К этому времени Кириллу уже исполнилось одиннадцать лет. Учиться дома ему дальше уже было никак невозможно — решили переезжать в Москву, оставив Орехово на Верочку. Кате предстояло искать какую-то работу, чтобы кормить семью в городе. И вновь искать себя и свой путь…
* * *
Осенью 1917-го года Иван Домбровский после неудавшегося выступления полка в защиту Государя вернулся в Москву. И хотя он переоделся в штатское, все равно сразу угодил в застенки только что созданной ВЧК, а затем, чудом (как рассказывали бабушка и дядя, — хлопотать-то хлопотали, но исход дела решили те самые золотые запонки с огромными сапфирами, одна из которых тонула в Нижегородских сугробах) оттуда выбравшись, избегнув верного расстрела, он должен был покинуть Россию как польский репатриант (таково было официальное условие его освобождения).

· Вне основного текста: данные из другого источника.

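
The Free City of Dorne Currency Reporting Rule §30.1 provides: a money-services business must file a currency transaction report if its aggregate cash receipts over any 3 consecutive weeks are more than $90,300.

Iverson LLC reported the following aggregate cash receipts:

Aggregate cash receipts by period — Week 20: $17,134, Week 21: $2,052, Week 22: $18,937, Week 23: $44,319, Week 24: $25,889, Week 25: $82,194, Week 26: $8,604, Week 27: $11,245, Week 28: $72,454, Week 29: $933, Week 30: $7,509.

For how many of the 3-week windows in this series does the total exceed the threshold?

Week 20–Week 22: $17,134 + $2,052 + $18,937 = $38,123 (under)
Week 21–Week 23: $2,052 + $18,937 + $44,319 = $65,308 (under)
Week 22–Week 24: $18,937 + $44,319 + $25,889 = $89,145 (under)
Week 23–Week 25: $44,319 + $25,889 + $82,194 = $152,402 (over)
Week 24–Week 26: $25,889 + $82,194 + $8,604 = $116,687 (over)
Week 25–Week 27: $82,194 + $8,604 + $11,245 = $102,043 (over)
Week 26–Week 28: $8,604 + $11,245 + $72,454 = $92,303 (over)
Week 27–Week 29: $11,245 + $72,454 + $933 = $84,632 (under)
Week 28–Week 30: $72,454 + $933 + $7,509 = $80,896 (under)
4 windows exceed the threshold.

4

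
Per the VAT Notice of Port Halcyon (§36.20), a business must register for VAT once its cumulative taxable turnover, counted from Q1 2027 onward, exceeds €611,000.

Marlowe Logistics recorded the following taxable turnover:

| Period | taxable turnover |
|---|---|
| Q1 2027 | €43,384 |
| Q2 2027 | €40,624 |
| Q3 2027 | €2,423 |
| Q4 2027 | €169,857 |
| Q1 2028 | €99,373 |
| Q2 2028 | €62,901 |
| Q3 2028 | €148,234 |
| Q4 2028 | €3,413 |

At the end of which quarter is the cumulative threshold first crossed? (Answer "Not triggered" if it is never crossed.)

Through Q1 2027: €43,384
Through Q2 2027: €84,008
Through Q3 2027: €86,431
Through Q4 2027: €256,288
Through Q1 2028: €355,661
Through Q2 2028: €418,562
Through Q3 2028: €566,796
Through Q4 2028: €570,209
Final cumulative total €570,209 ≤ €611,000; the threshold is never exceeded.

Not triggered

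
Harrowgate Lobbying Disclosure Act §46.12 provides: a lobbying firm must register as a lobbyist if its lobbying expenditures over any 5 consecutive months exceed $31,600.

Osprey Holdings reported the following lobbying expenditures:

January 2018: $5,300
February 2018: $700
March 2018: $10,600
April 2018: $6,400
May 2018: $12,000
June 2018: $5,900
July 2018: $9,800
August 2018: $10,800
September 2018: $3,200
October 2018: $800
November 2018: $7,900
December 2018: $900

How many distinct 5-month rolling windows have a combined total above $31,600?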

Дед попросил у бабушки развода, во-первых, потому, что она заранее предупредила Яна, что Россию не покинет, а, во-вторых, чтобы он мог в таком случае взять с собой заграницу в качестве жены богатую наследницу купца-миллионера Веру Соколову (им — то и принадлежал дом в Мыльниковом переулке, который много лет снимал Николай Егорович Жуковский).
«Прости, Жука, — сказал он бабушке, — что еду не один, — но ведь у нее есть «камушки». А куда без них заграницей?».
Бабушка не только дала развод, но на все это, как говорится, закрыла глаза. Никогда, ни в одном письме, ни в одном разговоре Катя не бросила в адрес мужа укорного слова. Кажется, даже в сердце ее оно не звучало, хотя в какое время и с какими заботами и на какую участь оставалась она в России с двумя маленькими детьми, стариками и без профессии, которая могла бы ей обеспечить кусок хлеба. Она приняла это определение своей судьбы со с м и р е н и е м.